Alabama cancels wild oyster season due to shortage

There will not be an oyster season on the Alabama coast in the coming year, an unusual move caused by what officials say is a lack of oysters in state waters.

AL.com reported Thursday that an official with the state conservation agency announced the decision during a meeting with seafood harvesters and dealers in southern Mobile County.Oyster seasons have been closed in past years because of disasters including hurricanes or the BP oil spill in 2010, and the number of oyster boats working the area has been in decline.

But Scott Bannon, director of the Marine Resources Division, said this year marked the first time there will not be a season because of a lack of oysters.

A weeklong season last year produced only 136 sacks of oysters, down from 7,000 sacks in 2013, he said.

The move means wild oysters will not be harvested from state waters until at least the fall of 2019. The decision does not affect oyster-farming operations.

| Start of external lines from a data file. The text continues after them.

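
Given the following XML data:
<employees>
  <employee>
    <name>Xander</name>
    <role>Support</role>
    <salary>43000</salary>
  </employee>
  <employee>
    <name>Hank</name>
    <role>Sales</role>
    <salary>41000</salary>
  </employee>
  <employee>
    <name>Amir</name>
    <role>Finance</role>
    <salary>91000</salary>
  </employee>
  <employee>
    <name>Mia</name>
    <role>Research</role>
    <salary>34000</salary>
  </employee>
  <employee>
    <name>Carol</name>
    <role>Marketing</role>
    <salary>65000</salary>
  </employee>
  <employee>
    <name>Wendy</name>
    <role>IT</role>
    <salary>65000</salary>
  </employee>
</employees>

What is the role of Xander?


Searching for <employee> with <name>Xander</name>
Found at position 1
<role>Support</role>

ANSWER: Support


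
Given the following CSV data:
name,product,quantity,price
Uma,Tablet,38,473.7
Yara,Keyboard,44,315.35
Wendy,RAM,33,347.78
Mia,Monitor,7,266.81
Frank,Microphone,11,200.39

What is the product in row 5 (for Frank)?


Row 5: Frank
Column 'product' = Microphone

ANSWER: Microphone


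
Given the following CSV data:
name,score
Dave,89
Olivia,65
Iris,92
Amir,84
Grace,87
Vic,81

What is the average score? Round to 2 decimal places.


Scores: 89, 65, 92, 84, 87, 81
Sum = 498
Count = 6
Average = 498 / 6 = 83.00

ANSWER: 83.00


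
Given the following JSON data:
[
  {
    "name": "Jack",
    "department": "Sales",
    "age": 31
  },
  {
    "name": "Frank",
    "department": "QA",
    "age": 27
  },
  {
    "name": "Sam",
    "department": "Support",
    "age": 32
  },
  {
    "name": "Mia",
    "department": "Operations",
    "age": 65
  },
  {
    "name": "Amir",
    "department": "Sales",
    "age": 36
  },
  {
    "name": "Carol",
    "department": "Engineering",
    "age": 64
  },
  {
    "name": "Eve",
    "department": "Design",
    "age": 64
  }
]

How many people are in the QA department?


Scanning records for department = QA
  Record 1: Frank
Count: 1

ANSWER: 1


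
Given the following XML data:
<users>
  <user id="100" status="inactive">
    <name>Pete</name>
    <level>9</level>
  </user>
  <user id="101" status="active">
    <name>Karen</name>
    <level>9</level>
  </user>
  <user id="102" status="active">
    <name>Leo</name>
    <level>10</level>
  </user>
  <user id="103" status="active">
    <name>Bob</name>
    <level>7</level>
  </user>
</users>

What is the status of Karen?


Finding user with name = Karen
user id="101" status="active"

ANSWER: active


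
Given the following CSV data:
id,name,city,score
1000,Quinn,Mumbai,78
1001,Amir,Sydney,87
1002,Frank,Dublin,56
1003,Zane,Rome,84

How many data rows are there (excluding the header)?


Counting rows (excluding header):
Header: id,name,city,score
Data rows: 4

ANSWER: 4


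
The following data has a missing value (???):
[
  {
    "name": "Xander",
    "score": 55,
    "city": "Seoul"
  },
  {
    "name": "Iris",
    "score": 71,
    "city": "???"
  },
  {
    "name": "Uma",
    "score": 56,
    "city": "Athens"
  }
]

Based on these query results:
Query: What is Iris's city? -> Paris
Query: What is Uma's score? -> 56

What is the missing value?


The missing value is Iris's city
From query: Iris's city = Paris

ANSWER: Paris


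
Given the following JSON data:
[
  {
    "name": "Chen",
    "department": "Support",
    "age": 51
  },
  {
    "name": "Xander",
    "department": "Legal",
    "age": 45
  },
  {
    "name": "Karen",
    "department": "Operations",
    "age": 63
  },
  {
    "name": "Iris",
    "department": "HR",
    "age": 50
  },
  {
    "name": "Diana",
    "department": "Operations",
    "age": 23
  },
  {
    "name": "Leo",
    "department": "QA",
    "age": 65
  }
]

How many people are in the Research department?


Scanning records for department = Research
  No matches found
Count: 0

ANSWER: 0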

Conservation officials make exploratory dives to determine how many young oysters are present on reefs, and a check this year showed only 112 3-inch oysters per acre in Heron Bay, less than half the number from 2017.

It is unclear what has caused a decline. Jason Herrmann, a Marine Resources biologist, said 2017 brought extended periods of low oxygen and low salinity in coastal waters, making last year disastrous for young oysters called spat.

A spat wipeout in one year means few growing oysters in the next.

Among oyster harvesters, theories vary about what has caused the decline.

Some point at development along the rivers that feed Mobile Bay, some at agricultural runoff, some at the disposal of dredge material from work to deepen Mobile’s ship channel.

“To me it’s a culmination of a lot of things that happened,” said Mayor Terry Downey of Bayou La Batre, a seafood processing hub.

Ted Gillespie, 60, has been harvesting oysters since he was 20. He said he will have to do something else since there will not be an oyster season this year.

“I’m going to have to figure out some kind of fish to catch this winter,” he said.